No thanks. I'm done with this thread. Besides, I have to be responsible and take care of my house and clean so that when my niece comes over, she is safe. Unlike your house which is probably covered in cigarette butts and knives and pellet guns. Disturbing.

I'm sorry that we live in our trailer instead of treating it like a museum where everything has to be perfect. I only wish my home could be like yours - not!
 
Okay I'm back. What a messed up afternoon I had. After picking up my cigs and beer, I peddled over to my kid's school to pick up two of them. Well, I started riding off with them and I fell off my bicycle. The two of them were sitting on my handle bars and wouldn't stop moving. They're crying like a couple of girls, so I start spanking them to get them to calm down. So, the school principal decides to butt her nose into my business and comes over and says I appear to be drunk. I tell her that I don't even have a license, so what's the difference(it was revoked - drunk driving, disorderly conduct, damage to public property; leaving the scene of an accident, vandalism). She tells me that I can't transport my kids on the bike's handle bars. She goes to find the school resource officer. When she goes, I try to get them balanced on the handle bars and hold my beer at the same time. It's causing too many problems, so I just leave the kids and take off with my beer. Well, I get back home and the wife is all like, "where's the kids?" I tell her what happened and how I had to get the beer home and refrigerated. So, she's balling me out. I decide just to go down to the local bar to get away from all the drama. Well, I just woke up on the sidewalk about twenty minutes ago in a puddle of my own urine. What a day! I'm not sure how, but somehow I walked about three miles from my trailer. I just found my way back and I'm home now.

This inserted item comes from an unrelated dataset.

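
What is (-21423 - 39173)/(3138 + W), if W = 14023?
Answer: -60596/17161 ≈ -3.5310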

:lmao::lmao::lmao::lmao::lmao::lmao::lmao::lmao:
 
I give Wall-E credit for his good manners. He DID put out his cigarette before giving Jeb what for. He didn't want to blow his smoke in anyone else's face. He also said he was sorry for beating that kid. And he even went and put the doughnuts back. I think ya'll are being waaay to hard on him. What should he have done? Just let his kid steal? How was he supposed to now it wasn't his kid? Not too many Billy Ray haircuts at WDW,KWIM? :confused3

ANyway, I think you did the right thing Wall-E. Got to keep them kids straight. How come you didn't just bring along your Bolo paddle for whoppings? My Daddy took his everywhere.
There you go. You done understand me. A little beating gives kids values. It's for their own good. That Pebbles doesn't know what she's talking about. Probably sends her kids to one of them preppy school in some big city over there in Wisconsin.
 
Wall - E, have I told you lately that I love you???

Well then! We should meet up some time. Maybe on my "bowling" night. I could get us one of them fancy suites at the Super 8. I'll bring a box of wine and pork rinds and we can see where the night takes us.